Engineers must consider the breadths of male heads when designing helmets. The company researchers have determined that the population of potential clientele have head breadths that are normally distributed with a mean of 6.7-in and a standard deviation of 1-in. Due to financial constraints, the helmets will be designed to fit all men except those with head breadths that are in the smallest 4.2% or largest 4.2%.

What is the minimum head breadth that will fit the clientele?
min =

What is the maximum head breadth that will fit the clientele?
max =

Enter your answer as a number accurate to 1 decimal place. Answers obtained using exact z-scores or z-scores rounded to 3 decimal places are accepted.

Please explain steps and how z score was found.

Answer 1

Solution

Let X = Head breadth (in inches). Then, we are given X ~ N(µ, σ²), where µ = 6.7, and σ = 1…..........................… (1)

Back-up Theory

If a random variable X ~ N(µ, σ²), i.e., X has Normal Distribution with mean µ and variance σ², then,

Z = (X - µ)/σ ~ N(0, 1), i.e., Standard Normal Distribution ………………........................................................………..(2)

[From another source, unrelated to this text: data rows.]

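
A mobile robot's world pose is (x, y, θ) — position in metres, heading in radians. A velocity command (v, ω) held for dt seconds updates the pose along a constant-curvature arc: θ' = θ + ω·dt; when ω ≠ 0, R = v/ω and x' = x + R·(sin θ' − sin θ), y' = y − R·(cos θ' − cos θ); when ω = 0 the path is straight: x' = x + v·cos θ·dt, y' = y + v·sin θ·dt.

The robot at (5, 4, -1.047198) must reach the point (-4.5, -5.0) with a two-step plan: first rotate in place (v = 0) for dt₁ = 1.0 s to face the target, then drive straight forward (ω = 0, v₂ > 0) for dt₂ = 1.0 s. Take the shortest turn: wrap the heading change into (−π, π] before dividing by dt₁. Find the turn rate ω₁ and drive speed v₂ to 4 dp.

ω₁ = -1.3360, v₂ = 13.0863

heading to target = atan2(-5−4, -4.5−5) = -2.3832
Δθ = wrap(-2.3832 − -1.0472) = -1.3360; ω₁ = Δθ/dt₁ = -1.3360
distance = √((-4.5−5)² + (-5−4)²) = 13.0863; v₂ = distance/dt₂ = 13.0863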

P(X ≤ or ≥ t) = P[{(X - µ)/σ} ≤ or ≥ {(t - µ)/σ}] = P[Z ≤ or ≥ {(t - µ)/σ}] .……...............................................................…(3)

Probability values for the Standard Normal Variable, Z, can be directly read off from Standard Normal Tables ..... (4a)

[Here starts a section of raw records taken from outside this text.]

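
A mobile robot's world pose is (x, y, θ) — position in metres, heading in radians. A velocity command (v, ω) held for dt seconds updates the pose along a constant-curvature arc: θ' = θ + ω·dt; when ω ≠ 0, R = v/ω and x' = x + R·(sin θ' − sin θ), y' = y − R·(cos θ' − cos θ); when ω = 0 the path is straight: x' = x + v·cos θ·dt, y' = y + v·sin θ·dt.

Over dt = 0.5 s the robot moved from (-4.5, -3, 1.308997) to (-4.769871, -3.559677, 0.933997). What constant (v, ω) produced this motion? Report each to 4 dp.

Δθ = 0.933997 − 1.308997 = -0.375000
ω = Δθ/dt = -0.375000/0.5 = -0.7500
R = −Δy/(cos θ' − cos θ) = 1.6667
v = R·ω = 1.6667·-0.7500 = -1.2500

v = -1.2500, ω = -0.7500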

or can be found using Excel Function: Statistical, NORMSDIST(z) which gives P(Z ≤ z) ……..............................…(4b)

Percentage points of N(0, 1) can be found using Excel Function: Statistical, NORMSINV(Probability) which gives values of t for which P(Z ≤ t) = given probability……………….................................................... ………(4c)

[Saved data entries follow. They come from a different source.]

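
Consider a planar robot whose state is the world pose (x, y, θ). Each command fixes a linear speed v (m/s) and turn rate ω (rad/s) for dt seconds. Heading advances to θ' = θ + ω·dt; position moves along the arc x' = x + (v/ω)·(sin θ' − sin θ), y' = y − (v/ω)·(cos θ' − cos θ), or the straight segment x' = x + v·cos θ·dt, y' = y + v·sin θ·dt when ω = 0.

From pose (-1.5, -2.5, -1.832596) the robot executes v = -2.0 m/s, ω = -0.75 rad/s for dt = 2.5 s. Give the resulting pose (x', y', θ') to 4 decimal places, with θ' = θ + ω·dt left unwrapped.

θ' = -1.8326 + -0.75·2.5 = -3.7076
R = v/ω = -2.0/-0.75 = 2.6667
x' = -1.5 + 2.6667·(sin -3.7076 − sin -1.8326) = 2.5058
y' = -2.5 − 2.6667·(cos -3.7076 − cos -1.8326) = -0.9394

(2.5058, -0.9394, -3.7076)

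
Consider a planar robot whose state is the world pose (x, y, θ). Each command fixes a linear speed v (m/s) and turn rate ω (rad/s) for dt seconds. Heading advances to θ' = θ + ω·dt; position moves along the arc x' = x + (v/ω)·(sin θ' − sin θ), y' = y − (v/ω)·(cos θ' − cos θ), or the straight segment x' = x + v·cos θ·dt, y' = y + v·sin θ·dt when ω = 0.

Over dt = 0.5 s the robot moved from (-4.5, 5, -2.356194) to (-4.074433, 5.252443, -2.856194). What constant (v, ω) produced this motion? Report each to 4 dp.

Δθ = -2.856194 − -2.356194 = -0.500000
ω = Δθ/dt = -0.500000/0.5 = -1.0000
R = Δx/(sin θ' − sin θ) = 1.0000
v = R·ω = 1.0000·-1.0000 = -1.0000

v = -1.0000, ω = -1.0000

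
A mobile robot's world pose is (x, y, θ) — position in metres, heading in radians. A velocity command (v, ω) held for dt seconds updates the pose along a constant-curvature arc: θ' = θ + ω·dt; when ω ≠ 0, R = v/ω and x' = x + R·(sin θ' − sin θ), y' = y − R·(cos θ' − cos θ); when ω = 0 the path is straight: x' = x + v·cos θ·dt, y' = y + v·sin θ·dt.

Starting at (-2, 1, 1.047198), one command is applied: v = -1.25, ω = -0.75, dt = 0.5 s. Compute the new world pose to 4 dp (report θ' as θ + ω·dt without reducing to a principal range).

θ' = 1.0472 + -0.75·0.5 = 0.6722
R = v/ω = -1.25/-0.75 = 1.6667
x' = -2 + 1.6667·(sin 0.6722 − sin 1.0472) = -2.4055
y' = 1 − 1.6667·(cos 0.6722 − cos 1.0472) = 0.5292

(-2.4055, 0.5292, 0.6722)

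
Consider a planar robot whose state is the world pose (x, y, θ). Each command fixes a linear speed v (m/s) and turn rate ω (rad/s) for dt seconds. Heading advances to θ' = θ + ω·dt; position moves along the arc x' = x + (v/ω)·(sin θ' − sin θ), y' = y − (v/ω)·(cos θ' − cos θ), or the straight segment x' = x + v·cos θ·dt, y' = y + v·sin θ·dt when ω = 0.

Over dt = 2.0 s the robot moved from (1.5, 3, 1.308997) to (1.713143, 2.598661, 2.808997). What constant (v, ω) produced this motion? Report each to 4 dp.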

Now to work out the solution,

Let t₁ and t₂ be respectively the minimum and maximum head breadth that will fit the clientele…........................... (5)

Part (a)

Given, ‘the helmets will be designed to fit all men except those with head breadths that are in the smallest 4.2%’

=> P(X < t₁) = 0.042 [i.e., 4.2%] [vide (5)]

=> P[Z < {(t₁ – 6.7)/1}] = 0.042 [vide (3) and (1)]

=> {(t₁ – 6.7)/1} = - 1.7279 [vide (4c)]

=> t₁ = 4.9721

Thus, the minimum head breadth that will fit the clientele is: 5.0 inches Answer

Part (b)

Given, ‘the helmets will be designed to fit all men except those with head breadths that are in the largest 4.2%’

=> P(X > t₂) = 0.042 [i.e., 4.2%] [vide (5)]

=> P[Z < {(t₂ – 6.7)/1}] = 0.042 [vide (3) and (1)]

=> {(t₂ – 6.7)/1} = 1.7279 [vide (4c)]

=> t2 = 8.4279

Thus, the maximum head breadth that will fit the clientele is: 8.4 inches Answer

DONE